Aqueles últimos momentos cruzavam a sua mente, difusos como imagens de um conto que não era seu. Fragmentos e sensações se misturavam em uma massa informe de memórias. O piso de pedra fria e dura baixo seus pés, as barras de ferro ásperas em suas mãos, o cheiro forte e pérfido que impregnava aquele lugar, os sons apagados do desespero e o silêncio da desesperança enchiam seus ouvidos. O doce toque dos lábios dela, os protestos da filha arrancada dali, o pequeno frasco de vidro, vazio em suas mãos, o remorso pela dor que era necessária infligir naqueles a quem amava. As vestes novas contra sua pele, o líquido amargo já em seu estomago, seu passo digno em direção ao cadafalso, o toque áspero da corda, o vazio baixo seus pés, a escuridão e o frio.
Agora caminhava sobre um caminho de terra e pedra, gasto pelos pés de muitas gerações, ladeado de espinheiros tão altos como ele e com espinhos, afiados como uma navalha, do tamanho de seu polegar. As curvas de caminho, seus cruzamentos e bifurcações, não deixavam antever o que havia muito mais adiante, mas ele já estivera ali antes, e ainda que não fosse ali, era para aquele lugar que ele havia estado indo nos últimos meses durante suas visitas ao quarto secreto do templo romano nos Paços dos Arcanjos. Aquela era a visão do Caminho, cujo passo é estreito e os perigos inúmeros.
Por longo tempo ele caminhou por aquela terra de eterna penumbra até chegar a um espaço aberto, como uma praça, do qual partiam dez caminhos considerando aquele pelo qual havia chegado. Cada um desses caminhos tinha seu ingresso marcado por um símbolo e no centro daquela praça haviam nove assentos em torno ao mesmo símbolo que aquele no portal pelo qual havia cruzado. Um símbolo que ele carregava: A Cruz dos Azure.
A visão que ele havia tido tantos anos antes durante seus estudos em Bayt Ghyr Marwf se repetia, igual mas distinta. O símbolo no centro daquela praça, gasto pelo tempo, ficara difuso e quebrado. O fim da Ordem de Azure se anunciava e um novo tempo teria inicio nas fauces do Ouroboros.
Sentiu o frio, um golpe de ar levou a visão para longe e se viu submerso, cercado por água e sangue e morte. Abriu a boca para respirar, mas não havia nada. Tentou se mover, mas estava preso dentro de si mesmo. A escuridão e o frio cercavam cada centímetro do espaço ao seu redor. Sentiu o peso de si mesmo, e as forças abandonar-lo, viu seu pai e sua linhagem, viu sua Ordem, seu propósito e seu fim. Viu a Luz e a Sombra em sua dança eterna e sentiu paz e temor, quão belo e frágil era o Equilíbrio e quão terríveis eram aquelas duas forças, ambas capazes de criar e destruir com a mesma facilidade.

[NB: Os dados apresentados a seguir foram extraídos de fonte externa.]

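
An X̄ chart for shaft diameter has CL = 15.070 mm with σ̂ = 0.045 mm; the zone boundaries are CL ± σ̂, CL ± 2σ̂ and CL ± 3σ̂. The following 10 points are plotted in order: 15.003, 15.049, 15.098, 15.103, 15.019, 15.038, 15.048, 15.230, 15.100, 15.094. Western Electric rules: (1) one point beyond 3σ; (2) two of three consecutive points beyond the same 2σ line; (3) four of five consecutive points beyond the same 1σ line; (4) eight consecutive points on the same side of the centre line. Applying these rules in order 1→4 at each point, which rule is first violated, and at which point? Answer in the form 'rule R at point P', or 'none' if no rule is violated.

Zone of each point (C = within 1σ̂, B = 1σ̂–2σ̂, A = 2σ̂–3σ̂, * = beyond 3σ̂; sign = side of CL): 1:-B, 2:-C, 3:+C, 4:+C, 5:-B, 6:-C, 7:-C, 8:+*, 9:+C, 10:+C
Rule 1 (one point beyond the 3σ limits) is satisfied at point 8.

rule 1 at point 8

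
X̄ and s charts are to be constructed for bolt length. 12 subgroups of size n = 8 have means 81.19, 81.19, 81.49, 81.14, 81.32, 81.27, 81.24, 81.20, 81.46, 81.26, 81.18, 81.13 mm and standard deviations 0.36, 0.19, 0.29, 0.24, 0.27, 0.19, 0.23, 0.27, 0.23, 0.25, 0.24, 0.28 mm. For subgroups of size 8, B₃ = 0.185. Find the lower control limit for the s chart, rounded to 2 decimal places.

s̄ = (0.36 + 0.19 + 0.29 + 0.24 + 0.27 + 0.19 + 0.23 + 0.27 + 0.23 + 0.25 + 0.24 + 0.28) / 12 = 0.2533
LCL_s = B₃·s̄ = 0.185 × 0.2533 = 0.0469

0.05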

Sentiu um lento palpitar em seu ouvido, como trovões de uma tempestade distante, e então abriu a boca em busca do ar que encheu seus pulmões, e os olhos viam a imagem de um mundo renascido para ele e ardiam como se os tivesse aberto nas águas do mar.
Sentia a garganta seca e os lábios requebrados, as mãos e pés os sentia entumecidos, os braços e pernas formigavam. Sentiu-se tonto, e novamente foi abraçado pela escuridão, mas desta vez, pela escuridão reparadora de um sono sem sonhos acompassado por uma respiração tranquila.